Smart beta is a big deal in the exchange-traded fund (ETF) world. Whether you call it smart beta, factor investing or you use Morningstar Inc.'s term “strategic beta” these ETF strategies are all the rage. Most smart beta strategies are based off of a twist on a mainstream passive index. But are these strategies really another version of indexing or are they active management?

Factor Investing

Factor investing requires investors to take into account an increased level of granularity when choosing securities—specifically, more granular than asset class. Common factors reviewed in factor investing include style, size and risk. Here are some examples of ETFs using five main smart beta factors: 

  • Value - Guggenheim S&P 500 Pure Value ETF (RPV) invests in the cheapest one-third of the stocks in the S&P 500 Index based upon metrics such as their price-earnings ratio. Additionally, the fund weights the holdings of their value characteristics. This ETF takes a slice of the index and applies its own metrics in order to try to beat the index and its large value peers.
  • Size - The iShares USA Size Factor ETF (SIZE) “seeks to track the investment results of an index composed of U.S. large and mid-cap stocks with relatively smaller average market capitalization,” according to the iShares website. This ETF tracks an index constructed by MSCI that reweights the top 600 stocks in the large and mid-cap universe periodically to give the stocks in this universe a higher weighting.
  • Momentum - iShares MSCI USA Momentum Factor Index ETF (MTUM) “… targets large and mid-cap stocks with strong risk-adjusted price momentum,” according to Morningstar. Their analysis also mentions that the specialty index constructed for this ETF by MSCI takes risk-adjusted momentum factors into account, which differs from most momentum investing strategies. Additionally, its only rebalances the index semi-annually, versus monthly, for most momentum strategies. (For more, see: Smart Beta ETFs Strategies.)
  • Low Volatility - PowerShares S&P 500 Low Volatility ETF (SPLV) “...targets the 100 stocks from the S&P 500 with the lowest volatility over the past 12 months and weights them according to the inverse of their volatility so that less volatile stocks receive larger weightings,” according to Morningstar’s analysis.
  • High Quality - Schwab US Dividend Equity ETF (SCHD)...market cap weights 100 high-yielding U.S. stocks with solid fundamentals and a consistent track record of paying dividends,” according to Morningstar.

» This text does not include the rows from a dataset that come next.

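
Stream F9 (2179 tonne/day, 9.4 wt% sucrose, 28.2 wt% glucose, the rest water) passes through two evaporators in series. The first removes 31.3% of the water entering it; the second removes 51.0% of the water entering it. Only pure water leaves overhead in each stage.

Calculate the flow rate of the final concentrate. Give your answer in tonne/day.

water in feed = 2179×0.624 = 1359.7 tonne/day.
After stage 1: water left = (1−0.313)×1359.7 = 934.11; stream total = 1753.4 tonne/day.
After stage 2: water left = (1−0.510)×934.11 = 457.71; final concentrate = 1277 tonne/day.

1277 tonne/day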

As you read through the descriptions of these ETFs and other smart beta ETFs, you are struck by the fact that these are not just you plain-vanilla market-cap weighted ETFs on the order of a traditional index ETF like the widely-held SPDR S&P 500 ETF (SPY). It also seems that even following these benchmarks takes some work. This is more than just tracking the 500 largest U.S. stocks or 2,000 small cap stocks. In most cases, smart beta ETFs have higher expense ratios than plain-vanilla index ETFs.

A Combination of Active and Passive?

Smart beta ETFs generally passively follow a unique index or benchmark that was constructed for the fund. These are generally rules-based and often require some sort of periodic reconstituting or reconfiguring to rebalance. These synthetic benchmarks are mostly constructed in the “lab” and tested via rebalancing. Some have a decent amount of history, others are new and have not been tested over a full stock market cycle.

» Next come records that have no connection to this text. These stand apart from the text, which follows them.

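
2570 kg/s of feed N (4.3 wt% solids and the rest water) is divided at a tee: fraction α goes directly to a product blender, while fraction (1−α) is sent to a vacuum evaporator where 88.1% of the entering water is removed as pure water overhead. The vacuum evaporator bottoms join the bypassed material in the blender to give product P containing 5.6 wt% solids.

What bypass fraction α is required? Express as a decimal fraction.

All 2570×0.043 = 110.51 kg/s of solids reaches P, so P = 110.51/0.056 = 1973.4 kg/s and vapour = 596.61 kg/s.
The evaporator receives (1−α)·2570 of feed at 0.957 water and removes 0.881 of that water:
0.881×0.957×(1−α)×2570 = 596.61
(1−α) = 596.61/2166.8 = 0.2753;  α = 0.7247.

0.725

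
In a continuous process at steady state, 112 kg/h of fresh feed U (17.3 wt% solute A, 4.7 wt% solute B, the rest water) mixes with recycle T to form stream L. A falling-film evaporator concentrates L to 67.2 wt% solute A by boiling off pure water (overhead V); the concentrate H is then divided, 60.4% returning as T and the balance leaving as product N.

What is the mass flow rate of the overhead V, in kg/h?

Overall solute A balance (none leaves overhead): solute A in fresh feed = solute A in product, i.e. 112×0.173 = (1−0.604)·H·0.672.
H = 19.376/(0.672×0.396) = 72.811 kg/h.
Recycle T = 0.604×72.811 = 43.978 kg/h.
Combined feed L = 112 + 43.978 = 155.98 kg/h.
Overhead V = L − H = 155.98 − 72.811 = 83.167 kg/h.

83.17 kg/h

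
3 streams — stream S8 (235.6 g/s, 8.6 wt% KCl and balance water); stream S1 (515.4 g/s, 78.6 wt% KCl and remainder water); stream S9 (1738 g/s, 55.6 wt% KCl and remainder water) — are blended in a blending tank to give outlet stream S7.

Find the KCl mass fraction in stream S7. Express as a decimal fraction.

0.559

Total flow out = 235.6 + 515.4 + 1738 = 2489 g/s.
KCl in = 235.6×0.086 + 515.4×0.786 + 1738×0.556 = 1391.7 g/s.
KCl mass fraction in S7 = 1391.7/2489 = 0.559.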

Altaf Kassam, head of MSCI’s Index Applied Research, has said the following about factor investing: “It is a third way of investing: between active and passive. It does not replace market-cap passive investing, nor does it fully replace active management. Factor investing has some of the features of passive investing, such as investing systematically at low cost. It also has some of the features of active management by aiming to generate returns above the market cap-weighted index."

Why Smart Beta?

In recent years, passive index investing has grown in popularity. Many index funds and ETFs routinely outperform the majority of the active managers in their asset class.

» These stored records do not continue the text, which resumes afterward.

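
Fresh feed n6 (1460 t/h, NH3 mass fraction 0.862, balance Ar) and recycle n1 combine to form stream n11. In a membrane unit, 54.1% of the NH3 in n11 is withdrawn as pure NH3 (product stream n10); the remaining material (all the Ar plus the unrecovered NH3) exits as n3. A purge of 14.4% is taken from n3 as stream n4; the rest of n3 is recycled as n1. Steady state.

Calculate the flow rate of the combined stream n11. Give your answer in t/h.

3472 t/h

Ar enters only via n6 and leaves only via the purge: 1460×0.138 = 0.144×(Ar in n3), and the membrane unit passes all Ar, so Ar in n11 = Ar in n3 = 1399.2 t/h.
NH3 in n11: m_A = 1460×0.862 + (1−0.144)·(1−0.541)·m_A, so m_A = 1258.5/0.6071 = 2073 t/h.
n11 = 2073 + 1399.2 = 3472.2 t/h.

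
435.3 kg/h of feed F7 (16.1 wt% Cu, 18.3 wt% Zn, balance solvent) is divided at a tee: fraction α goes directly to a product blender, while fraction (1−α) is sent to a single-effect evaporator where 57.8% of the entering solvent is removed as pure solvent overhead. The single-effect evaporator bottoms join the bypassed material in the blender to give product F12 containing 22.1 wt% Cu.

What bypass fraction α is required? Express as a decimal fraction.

All 435.3×0.161 = 70.083 kg/h of Cu reaches F12, so F12 = 70.083/0.221 = 317.12 kg/h and vapour = 118.18 kg/h.
The evaporator receives (1−α)·435.3 of feed at 0.656 solvent and removes 0.578 of that solvent:
0.578×0.656×(1−α)×435.3 = 118.18
(1−α) = 118.18/165.05 = 0.7160;  α = 0.2840.

0.284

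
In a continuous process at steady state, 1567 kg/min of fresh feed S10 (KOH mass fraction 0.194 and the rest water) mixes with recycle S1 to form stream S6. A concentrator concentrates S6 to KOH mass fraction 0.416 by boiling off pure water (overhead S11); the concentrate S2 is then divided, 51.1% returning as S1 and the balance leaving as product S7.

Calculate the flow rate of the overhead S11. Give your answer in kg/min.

836.2 kg/min

Overall KOH balance (none leaves overhead): KOH in fresh feed = KOH in product, i.e. 1567×0.194 = (1−0.511)·S2·0.416.
S2 = 304/(0.416×0.489) = 1494.4 kg/min.
Recycle S1 = 0.511×1494.4 = 763.64 kg/min.
Combined feed S6 = 1567 + 763.64 = 2330.6 kg/min.
Overhead S11 = S6 − S2 = 2330.6 − 1494.4 = 836.24 kg/min.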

Investors and ETF providers are a competitive group and the concept of smart beta arose out of a desire to beat plain-vanilla indexing with the low costs and passive nature of index funds. One of the things investors and financial advisors need to remember with smart beta is that the strategies or factors can lag over long periods of time even if they ultimately prove to be superior over the long haul.

A Long-Term Thing

Morningstar’s John Rekenthaler showed that value, size and momentum factors delivered superior relative performance from 1964-1981. This outperformance continued from 1981-2009 for value and momentum-based investing. In the period since the market bottom in early 2009 through the end of 2015, however, all three factors have underperformed. These are of course generalizations, but this does illustrate the long-term nature of factor investing.

The Bottom Line

Is smart beta a form of indexing or active management? For indexing purists, they would probably say the latter. Those that view it as more of a hybrid of the two are probably right, at least to some extent.